A maior apreensão ocorreu no município de Acaraú, no litoral cearense, onde foram confiscados 11.912,67 kg de pargo (Lutjanus purpureus). A carga, que é alvo de disputa judicial entre o Ibama e o infrator, incluía ainda exemplares de ariacó (Lutjanus synagris) e pargo-piranga (Rhomboplites aurorubens), espécies associadas aos recifes onde a pesca do pargo é mais comum e que frequentemente são capturadas em conjunto.

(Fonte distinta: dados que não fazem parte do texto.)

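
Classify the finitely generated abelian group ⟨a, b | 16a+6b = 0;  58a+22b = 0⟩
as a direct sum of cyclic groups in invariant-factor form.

Answer: M ≅ ℤ/2 ⊕ ℤ/2

Derivation:
rank_ℚ(R)=2; free=2−2=0
SNF(R) diag = [2, 2] → torsion [2, 2]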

No Aeroporto Internacional de Fortaleza, agentes do Ibama interceptaram 637,77 kg de sirigado (Mycteroperca bonaci) in natura, que estavam prestes a ser exportados ao mercado americano sem documentação válida que comprovasse a origem legal e ambientalmente regular do produto.
Tanto o pargo quanto o sirigado integram as listas oficiais de espécies ameaçadas de extinção no Brasil. A pesca dessas espécies só é permitida mediante planos de recuperação específicos, que impõem regras rigorosas voltadas à conservação e sustentabilidade das populações marinhas. O descumprimento dessas normas configura crime ambiental, sujeito a sanções administrativas e penais.
Todo o pescado apreendido foi destinado a instituições de interesse social ou militar cadastradas junto ao Ibama. Foram beneficiados o Programa Mesa Brasil, o Lar Amigos de Jesus e a Capitania dos Portos do Estado do Ceará (Marinha do Brasil).